Sanırım uzun zaman sonra keyif almadığım ilk bölümdü. İlk bir saat neredeyse elle tutulur hiçbir şey yoktu, kurgudaki kopukluk da bu bölüm çok daha rahatsız edici boyuttaydı. Sahneler böyle sırf yazmış olmak için yazıldıkça etkisi inanılmaz azalıyor hatta dürüst olayım sıfıra iniyor. Keyif almadan, göz devire devire ya da boş baka baka izliyoruz açıkçası. Neyse, her şeyi anlatacağım sıra sıra. Bütün şikayetlerimi döküyorum bu yazıda hadi bakalım.
Yerlere mi atsaydık karıcım?
Sadi’yle Yaver‘in arka koltuktan çıkacağına emin olduğumuz araba sahnesinde Songül yine söylenirken laf arasında Sadi’ye bırak aşkım demesi.. Bunlar artık gerçekten buram buram sevgili farkındayız dimi? 🤩 Biz dahil kimse yadırgamıyor da, müthiş. Süreç içinde doğal gelişen bir manitacılık oldu, hayırlı uğurlu olsun diyelim.
Ben modern bi insanım, görmezden gelirim yalanının ardından benim ayarlarımla oynuyo itirafı da komikti güzeldi. + Yaver’in ayrı oda muhabbeti. Ulan sen hep mi kralsın be adam. Hep mi doğru şeyler söylersin. Ağzın bal yesin bal. Çok seviyorum seni (Songül sesiyle) ama gerçekten!
Böyle hafif tatlı başlamamız icap etti, şimdi zottirik olan her şeye başlıyoruz hazırsanız. Öncelikle Melek‘in şizofren ruh hastası annesi. ULAN, sen nasıl kıt, akılsız, iğrenç bir yaratıksın böyle. Gözü kör desem değil, salak desem yetmiyor. Şu aptal durumu tarif etmeme yarayacak hiçbir sıfat yok. Her hafta söylüyoruz ama bi işe yaramıyor.

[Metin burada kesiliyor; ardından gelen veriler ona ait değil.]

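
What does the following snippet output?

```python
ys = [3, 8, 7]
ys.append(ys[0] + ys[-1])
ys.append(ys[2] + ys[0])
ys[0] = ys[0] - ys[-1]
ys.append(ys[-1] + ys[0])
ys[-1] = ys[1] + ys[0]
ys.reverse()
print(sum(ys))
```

29

append ys[0]+ys[-1] = 3+7 = 10 → [3, 8, 7, 10]
append ys[2]+ys[0] = 7+3 = 10 → [3, 8, 7, 10, 10]
ys[0] = ys[0]-ys[-1] = 3-10 = -7 → [-7, 8, 7, 10, 10]
append ys[-1]+ys[0] = 10+(-7) = 3 → [-7, 8, 7, 10, 10, 3]
ys[-1] = ys[1]+ys[0] = 8+(-7) = 1 → [-7, 8, 7, 10, 10, 1]
reverse → [1, 10, 10, 7, 8, -7]
sum = 29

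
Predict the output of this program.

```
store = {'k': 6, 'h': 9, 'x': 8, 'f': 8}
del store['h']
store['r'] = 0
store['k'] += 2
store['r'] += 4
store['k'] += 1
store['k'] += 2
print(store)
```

del 'h' → {'k': 6, 'x': 8, 'f': 8}
store['r'] = 0 → {'k': 6, 'x': 8, 'f': 8, 'r': 0}
store['k'] = 6+2 = 8 → {'k': 8, 'x': 8, 'f': 8, 'r': 0}
store['r'] = 0+4 = 4 → {'k': 8, 'x': 8, 'f': 8, 'r': 4}
store['k'] = 8+1 = 9 → {'k': 9, 'x': 8, 'f': 8, 'r': 4}
store['k'] = 9+2 = 11 → {'k': 11, 'x': 8, 'f': 8, 'r': 4}

{'k': 11, 'x': 8, 'f': 8, 'r': 4}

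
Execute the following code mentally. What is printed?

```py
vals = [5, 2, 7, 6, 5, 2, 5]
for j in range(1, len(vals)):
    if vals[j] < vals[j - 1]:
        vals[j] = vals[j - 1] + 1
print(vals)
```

[5, 6, 7, 8, 9, 10, 11]

j=1: 2<5, vals[1] = 5+1 = 6 → [5, 6, 7, 6, 5, 2, 5]
j=2: 7>=6, unchanged → [5, 6, 7, 6, 5, 2, 5]
j=3: 6<7, vals[3] = 7+1 = 8 → [5, 6, 7, 8, 5, 2, 5]
j=4: 5<8, vals[4] = 8+1 = 9 → [5, 6, 7, 8, 9, 2, 5]
j=5: 2<9, vals[5] = 9+1 = 10 → [5, 6, 7, 8, 9, 10, 5]
j=6: 5<10, vals[6] = 10+1 = 11 → [5, 6, 7, 8, 9, 10, 11]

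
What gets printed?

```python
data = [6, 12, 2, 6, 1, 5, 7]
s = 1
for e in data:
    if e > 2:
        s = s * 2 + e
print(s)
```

e=6: >2, s = 1*2+6 = 8
e=12: >2, s = 8*2+12 = 28
e=2: not >2
e=6: >2, s = 28*2+6 = 62
e=1: not >2
e=5: >2, s = 62*2+5 = 129
e=7: >2, s = 129*2+7 = 265

265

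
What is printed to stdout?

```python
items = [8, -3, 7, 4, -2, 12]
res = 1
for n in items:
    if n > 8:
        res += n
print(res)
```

13

n=8: not >8
n=-3: not >8
n=7: not >8
n=4: not >8
n=-2: not >8
n=12: >8, res = 1+12 = 13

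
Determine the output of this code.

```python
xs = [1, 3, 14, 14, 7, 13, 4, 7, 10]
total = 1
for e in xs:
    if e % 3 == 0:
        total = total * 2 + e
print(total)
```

5

e=1: not %3==0
e=3: %3==0, total = 1*2+3 = 5
e=14: not %3==0
e=14: not %3==0
e=7: not %3==0
e=13: not %3==0
e=4: not %3==0
e=7: not %3==0
e=10: not %3==0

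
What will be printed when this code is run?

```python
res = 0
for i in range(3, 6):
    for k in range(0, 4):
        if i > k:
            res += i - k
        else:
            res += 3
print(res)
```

i=3,k=0: 3>0, res = 0+3 = 3
i=3,k=1: 3>1, res = 3+2 = 5
i=3,k=2: 3>2, res = 5+1 = 6
i=3,k=3: not 3>3, res = 6+3 = 9
i=4,k=0: 4>0, res = 9+4 = 13
i=4,k=1: 4>1, res = 13+3 = 16
i=4,k=2: 4>2, res = 16+2 = 18
i=4,k=3: 4>3, res = 18+1 = 19
i=5,k=0: 5>0, res = 19+5 = 24
i=5,k=1: 5>1, res = 24+4 = 28
i=5,k=2: 5>2, res = 28+3 = 31
i=5,k=3: 5>3, res = 31+2 = 33

33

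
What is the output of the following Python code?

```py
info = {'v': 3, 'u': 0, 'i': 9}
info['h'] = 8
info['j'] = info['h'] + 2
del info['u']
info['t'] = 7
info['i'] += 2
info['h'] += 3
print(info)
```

{'v': 3, 'i': 11, 'h': 11, 'j': 10, 't': 7}

info['h'] = 8 → {'v': 3, 'u': 0, 'i': 9, 'h': 8}
info['j'] = info['h']+2 = 10 → {'v': 3, 'u': 0, 'i': 9, 'h': 8, 'j': 10}
del 'u' → {'v': 3, 'i': 9, 'h': 8, 'j': 10}
info['t'] = 7 → {'v': 3, 'i': 9, 'h': 8, 'j': 10, 't': 7}
info['i'] = 9+2 = 11 → {'v': 3, 'i': 11, 'h': 8, 'j': 10, 't': 7}
info['h'] = 8+3 = 11 → {'v': 3, 'i': 11, 'h': 11, 'j': 10, 't': 7}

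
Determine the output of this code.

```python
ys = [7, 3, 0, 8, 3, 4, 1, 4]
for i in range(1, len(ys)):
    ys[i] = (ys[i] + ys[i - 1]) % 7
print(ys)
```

i=1: ys[1] = (3+7)%7 = 3 → [7, 3, 0, 8, 3, 4, 1, 4]
i=2: ys[2] = (0+3)%7 = 3 → [7, 3, 3, 8, 3, 4, 1, 4]
i=3: ys[3] = (8+3)%7 = 4 → [7, 3, 3, 4, 3, 4, 1, 4]
i=4: ys[4] = (3+4)%7 = 0 → [7, 3, 3, 4, 0, 4, 1, 4]
i=5: ys[5] = (4+0)%7 = 4 → [7, 3, 3, 4, 0, 4, 1, 4]
i=6: ys[6] = (1+4)%7 = 5 → [7, 3, 3, 4, 0, 4, 5, 4]
i=7: ys[7] = (4+5)%7 = 2 → [7, 3, 3, 4, 0, 4, 5, 2]

[7, 3, 3, 4, 0, 4, 5, 2]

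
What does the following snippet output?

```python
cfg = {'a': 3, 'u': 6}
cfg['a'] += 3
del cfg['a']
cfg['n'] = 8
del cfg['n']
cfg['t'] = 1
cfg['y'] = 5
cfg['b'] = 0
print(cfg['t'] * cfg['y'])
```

cfg['a'] = 3+3 = 6 → {'a': 6, 'u': 6}
del 'a' → {'u': 6}
cfg['n'] = 8 → {'u': 6, 'n': 8}
del 'n' → {'u': 6}
cfg['t'] = 1 → {'u': 6, 't': 1}
cfg['y'] = 5 → {'u': 6, 't': 1, 'y': 5}
cfg['b'] = 0 → {'u': 6, 't': 1, 'y': 5, 'b': 0}
cfg['t']*cfg['y'] = 1*5 = 5

5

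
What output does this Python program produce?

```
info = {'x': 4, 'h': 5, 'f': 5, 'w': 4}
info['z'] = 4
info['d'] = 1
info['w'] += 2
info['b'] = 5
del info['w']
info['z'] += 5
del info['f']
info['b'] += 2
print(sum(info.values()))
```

info['z'] = 4 → {'x': 4, 'h': 5, 'f': 5, 'w': 4, 'z': 4}
info['d'] = 1 → {'x': 4, 'h': 5, 'f': 5, 'w': 4, 'z': 4, 'd': 1}
info['w'] = 4+2 = 6 → {'x': 4, 'h': 5, 'f': 5, 'w': 6, 'z': 4, 'd': 1}
info['b'] = 5 → {'x': 4, 'h': 5, 'f': 5, 'w': 6, 'z': 4, 'd': 1, 'b': 5}
del 'w' → {'x': 4, 'h': 5, 'f': 5, 'z': 4, 'd': 1, 'b': 5}
info['z'] = 4+5 = 9 → {'x': 4, 'h': 5, 'f': 5, 'z': 9, 'd': 1, 'b': 5}
del 'f' → {'x': 4, 'h': 5, 'z': 9, 'd': 1, 'b': 5}
info['b'] = 5+2 = 7 → {'x': 4, 'h': 5, 'z': 9, 'd': 1, 'b': 7}
sum of values = 26

26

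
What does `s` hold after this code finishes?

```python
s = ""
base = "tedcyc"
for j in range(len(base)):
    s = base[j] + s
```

'cycdet'

j=0: prepend 't' → 't'
j=1: prepend 'e' → 'et'
j=2: prepend 'd' → 'det'
j=3: prepend 'c' → 'cdet'
j=4: prepend 'y' → 'ycdet'
j=5: prepend 'c' → 'cycdet'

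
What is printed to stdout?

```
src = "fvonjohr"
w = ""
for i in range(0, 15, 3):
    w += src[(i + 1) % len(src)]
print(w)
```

vjroo

i=0: add src[1]='v' → 'v'
i=3: add src[4]='j' → 'vj'
i=6: add src[7]='r' → 'vjr'
i=9: add src[2]='o' → 'vjro'
i=12: add src[5]='o' → 'vjroo'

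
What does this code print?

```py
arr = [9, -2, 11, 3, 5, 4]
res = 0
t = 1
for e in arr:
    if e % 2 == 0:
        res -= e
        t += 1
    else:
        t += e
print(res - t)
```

e=9: not even; t=10
e=-2: even, res = 0-(-2) = 2; t=11
e=11: not even; t=22
e=3: not even; t=25
e=5: not even; t=30
e=4: even, res = 2-4 = -2; t=31
res-t = (-2)-31 = -33

-33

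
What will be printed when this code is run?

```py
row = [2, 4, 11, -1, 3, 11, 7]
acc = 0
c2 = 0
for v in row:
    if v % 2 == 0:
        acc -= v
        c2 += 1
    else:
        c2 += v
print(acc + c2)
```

27

v=2: even, acc = 0-2 = -2; c2=1
v=4: even, acc = (-2)-4 = -6; c2=2
v=11: not even; c2=13
v=-1: not even; c2=12
v=3: not even; c2=15
v=11: not even; c2=26
v=7: not even; c2=33
acc+c2 = (-6)+33 = 27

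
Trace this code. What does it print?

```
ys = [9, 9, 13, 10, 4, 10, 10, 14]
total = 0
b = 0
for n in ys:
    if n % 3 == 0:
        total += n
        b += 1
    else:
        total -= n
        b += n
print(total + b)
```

n=9: %3==0, total = 0+9 = 9; b=1
n=9: %3==0, total = 9+9 = 18; b=2
n=13: not %3==0, total = 18-13 = 5; b=15
n=10: not %3==0, total = 5-10 = -5; b=25
n=4: not %3==0, total = (-5)-4 = -9; b=29
n=10: not %3==0, total = (-9)-10 = -19; b=39
n=10: not %3==0, total = (-19)-10 = -29; b=49
n=14: not %3==0, total = (-29)-14 = -43; b=63
total+b = (-43)+63 = 20

20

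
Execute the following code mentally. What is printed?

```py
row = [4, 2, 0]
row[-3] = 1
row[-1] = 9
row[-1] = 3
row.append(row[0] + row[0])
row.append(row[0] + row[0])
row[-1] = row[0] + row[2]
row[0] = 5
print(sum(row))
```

16

row[-3] = 1 → [1, 2, 0]
row[-1] = 9 → [1, 2, 9]
row[-1] = 3 → [1, 2, 3]
append row[0]+row[0] = 1+1 = 2 → [1, 2, 3, 2]
append row[0]+row[0] = 1+1 = 2 → [1, 2, 3, 2, 2]
row[-1] = row[0]+row[2] = 1+3 = 4 → [1, 2, 3, 2, 4]
row[0] = 5 → [5, 2, 3, 2, 4]
sum = 16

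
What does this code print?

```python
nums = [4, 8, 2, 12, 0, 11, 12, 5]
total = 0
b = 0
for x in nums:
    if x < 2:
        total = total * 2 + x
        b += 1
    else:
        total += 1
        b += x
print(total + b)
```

66

x=4: not <2, total = 0+1 = 1; b=4
x=8: not <2, total = 1+1 = 2; b=12
x=2: not <2, total = 2+1 = 3; b=14
x=12: not <2, total = 3+1 = 4; b=26
x=0: <2, total = 4*2+0 = 8; b=27
x=11: not <2, total = 8+1 = 9; b=38
x=12: not <2, total = 9+1 = 10; b=50
x=5: not <2, total = 10+1 = 11; b=55
total+b = 11+55 = 66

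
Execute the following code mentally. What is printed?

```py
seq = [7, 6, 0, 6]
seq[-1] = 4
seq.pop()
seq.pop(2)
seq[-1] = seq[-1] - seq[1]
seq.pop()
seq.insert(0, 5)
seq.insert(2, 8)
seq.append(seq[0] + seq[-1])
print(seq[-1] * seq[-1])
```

seq[-1] = 4 → [7, 6, 0, 4]
pop() removes 4 → [7, 6, 0]
pop(2) removes 0 → [7, 6]
seq[-1] = seq[-1]-seq[1] = 6-6 = 0 → [7, 0]
pop() removes 0 → [7]
insert 5 at 0 → [5, 7]
insert 8 at 2 → [5, 7, 8]
append seq[0]+seq[-1] = 5+8 = 13 → [5, 7, 8, 13]
seq[-1]*seq[-1] = 13*13 = 169

169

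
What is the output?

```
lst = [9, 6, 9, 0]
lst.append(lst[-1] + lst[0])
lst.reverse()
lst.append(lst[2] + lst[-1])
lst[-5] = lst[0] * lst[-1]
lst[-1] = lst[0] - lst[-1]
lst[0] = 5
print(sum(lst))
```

182

append lst[-1]+lst[0] = 0+9 = 9 → [9, 6, 9, 0, 9]
reverse → [9, 0, 9, 6, 9]
append lst[2]+lst[-1] = 9+9 = 18 → [9, 0, 9, 6, 9, 18]
lst[-5] = lst[0]*lst[-1] = 9*18 = 162 → [9, 162, 9, 6, 9, 18]
lst[-1] = lst[0]-lst[-1] = 9-18 = -9 → [9, 162, 9, 6, 9, -9]
lst[0] = 5 → [5, 162, 9, 6, 9, -9]
sum = 182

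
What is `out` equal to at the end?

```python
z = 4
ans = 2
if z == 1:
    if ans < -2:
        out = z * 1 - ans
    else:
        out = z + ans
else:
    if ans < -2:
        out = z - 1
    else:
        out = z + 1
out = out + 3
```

z=4, ans=2
z == 1 is False; ans < -2 is False
→ out = z + 1 = 5
out = 5+3 = 8

8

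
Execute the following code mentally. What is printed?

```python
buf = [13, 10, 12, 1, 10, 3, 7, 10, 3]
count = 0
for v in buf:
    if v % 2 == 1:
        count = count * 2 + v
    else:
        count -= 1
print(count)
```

203

v=13: odd, count = 0*2+13 = 13
v=10: not odd, count = 13-1 = 12
v=12: not odd, count = 12-1 = 11
v=1: odd, count = 11*2+1 = 23
v=10: not odd, count = 23-1 = 22
v=3: odd, count = 22*2+3 = 47
v=7: odd, count = 47*2+7 = 101
v=10: not odd, count = 101-1 = 100
v=3: odd, count = 100*2+3 = 203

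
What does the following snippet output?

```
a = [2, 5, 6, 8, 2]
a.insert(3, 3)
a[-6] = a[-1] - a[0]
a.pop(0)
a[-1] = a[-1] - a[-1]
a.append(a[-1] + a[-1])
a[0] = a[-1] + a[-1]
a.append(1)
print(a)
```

[0, 6, 3, 8, 0, 0, 1]

insert 3 at 3 → [2, 5, 6, 3, 8, 2]
a[-6] = a[-1]-a[0] = 2-2 = 0 → [0, 5, 6, 3, 8, 2]
pop(0) removes 0 → [5, 6, 3, 8, 2]
a[-1] = a[-1]-a[-1] = 2-2 = 0 → [5, 6, 3, 8, 0]
append a[-1]+a[-1] = 0+0 = 0 → [5, 6, 3, 8, 0, 0]
a[0] = a[-1]+a[-1] = 0+0 = 0 → [0, 6, 3, 8, 0, 0]
append 1 → [0, 6, 3, 8, 0, 0, 1]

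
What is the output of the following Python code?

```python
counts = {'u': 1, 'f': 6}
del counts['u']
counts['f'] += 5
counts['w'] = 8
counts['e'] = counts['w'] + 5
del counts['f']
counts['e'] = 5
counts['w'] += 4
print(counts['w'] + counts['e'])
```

del 'u' → {'f': 6}
counts['f'] = 6+5 = 11 → {'f': 11}
counts['w'] = 8 → {'f': 11, 'w': 8}
counts['e'] = counts['w']+5 = 13 → {'f': 11, 'w': 8, 'e': 13}
del 'f' → {'w': 8, 'e': 13}
counts['e'] = 5 → {'w': 8, 'e': 5}
counts['w'] = 8+4 = 12 → {'w': 12, 'e': 5}
counts['w']+counts['e'] = 12+5 = 17

17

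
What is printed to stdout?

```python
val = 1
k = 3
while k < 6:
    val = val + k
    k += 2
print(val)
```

9

k=3: val = 1+3 = 4
k=5: val = 4+5 = 9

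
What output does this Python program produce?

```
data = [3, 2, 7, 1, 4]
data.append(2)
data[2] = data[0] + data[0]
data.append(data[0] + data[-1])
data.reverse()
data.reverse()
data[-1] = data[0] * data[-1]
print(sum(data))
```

append 2 → [3, 2, 7, 1, 4, 2]
data[2] = data[0]+data[0] = 3+3 = 6 → [3, 2, 6, 1, 4, 2]
append data[0]+data[-1] = 3+2 = 5 → [3, 2, 6, 1, 4, 2, 5]
reverse → [5, 2, 4, 1, 6, 2, 3]
reverse → [3, 2, 6, 1, 4, 2, 5]
data[-1] = data[0]*data[-1] = 3*5 = 15 → [3, 2, 6, 1, 4, 2, 15]
sum = 33

33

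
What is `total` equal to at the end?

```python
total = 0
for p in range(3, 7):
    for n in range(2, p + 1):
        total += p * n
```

241

p=3,n=2: total = 0+6 = 6
p=3,n=3: total = 6+9 = 15
p=4,n=2: total = 15+8 = 23
p=4,n=3: total = 23+12 = 35
p=4,n=4: total = 35+16 = 51
p=5,n=2: total = 51+10 = 61
p=5,n=3: total = 61+15 = 76
p=5,n=4: total = 76+20 = 96
p=5,n=5: total = 96+25 = 121
p=6,n=2: total = 121+12 = 133
p=6,n=3: total = 133+18 = 151
p=6,n=4: total = 151+24 = 175
p=6,n=5: total = 175+30 = 205
p=6,n=6: total = 205+36 = 241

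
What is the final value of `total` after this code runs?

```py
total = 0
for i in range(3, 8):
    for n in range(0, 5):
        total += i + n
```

i=3,n=0: total = 0+3 = 3
i=3,n=1: total = 3+4 = 7
i=3,n=2: total = 7+5 = 12
i=3,n=3: total = 12+6 = 18
i=3,n=4: total = 18+7 = 25
i=4,n=0: total = 25+4 = 29
i=4,n=1: total = 29+5 = 34
i=4,n=2: total = 34+6 = 40
i=4,n=3: total = 40+7 = 47
i=4,n=4: total = 47+8 = 55
i=5,n=0: total = 55+5 = 60
i=5,n=1: total = 60+6 = 66
i=5,n=2: total = 66+7 = 73
i=5,n=3: total = 73+8 = 81
i=5,n=4: total = 81+9 = 90
i=6,n=0: total = 90+6 = 96
i=6,n=1: total = 96+7 = 103
i=6,n=2: total = 103+8 = 111
i=6,n=3: total = 111+9 = 120
i=6,n=4: total = 120+10 = 130
i=7,n=0: total = 130+7 = 137
i=7,n=1: total = 137+8 = 145
i=7,n=2: total = 145+9 = 154
i=7,n=3: total = 154+10 = 164
i=7,n=4: total = 164+11 = 175

175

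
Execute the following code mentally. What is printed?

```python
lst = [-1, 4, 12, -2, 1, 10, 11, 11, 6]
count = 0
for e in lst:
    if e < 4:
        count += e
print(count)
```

-2

e=-1: <4, count = 0+(-1) = -1
e=4: not <4
e=12: not <4
e=-2: <4, count = (-1)+(-2) = -3
e=1: <4, count = (-3)+1 = -2
e=10: not <4
e=11: not <4
e=11: not <4
e=6: not <4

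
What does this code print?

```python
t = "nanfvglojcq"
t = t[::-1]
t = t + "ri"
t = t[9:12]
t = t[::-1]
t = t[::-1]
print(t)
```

anr

reverse → 'qcjolgvfnan'
+ 'ri' → 'qcjolgvfnanri'
slice [9:12] → 'anr'
reverse → 'rna'
reverse → 'anr'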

YETER. BIKTIK. VALLAHİ YETER BİLLAHİ YETER. BİTİRİN ŞU KONUYU, HALLEDİN. Ne halt ediyosanız edin ama midemizi daha fazla bulandırmayın. Bileklerimi dikine dikine kesicem sinirimden ya. Hayır bi de Melek’i gerçekten Yeşilçam karakteri sanıyorlar. Sağanak yağmurda ıslanıp üşüyerek türkü eşliğinde yürümek falan. Tüy diktiler resmen. Asabım bozuldu çok fena, üstüne bir de güldüm ya.
ATKI
Bazen böyle anlarda küfür etme özgürlüğümün elimde olmasını çok istiyorum biliyor musunuz. Bu iş iyice çirkinleşti. Komik bir tarafı kalmadı. Böyle rezil, aşağılık bir karakteri/olayı niye yazarsınız anlamış değilim. Yazana da, oynayana da, çekene de herkese çok sinirliyim şu an. Bi de uzattıkça uzatmışlar daha ne kadar saçmalarız diye fikir üretmişler sanki. Arsız bir insanı izlemenin zorluğunu geçtim, alenen evli birisinin eşine söylediği lafları, gösterdiği tavrı düşündükçe kan beynime sıçrıyo. BUNU HANGİ AKLA HİZMET YAZDINIZ? DERDİNİZ NE? BİZDEN NE İSTİYORSUNUZ? BİZ BU DİZİYİ SEVEREK İZLEMEYE DEVAM ETMEK İSTİYORUZ. CANIMIZDAN BEZDİRMEYİN.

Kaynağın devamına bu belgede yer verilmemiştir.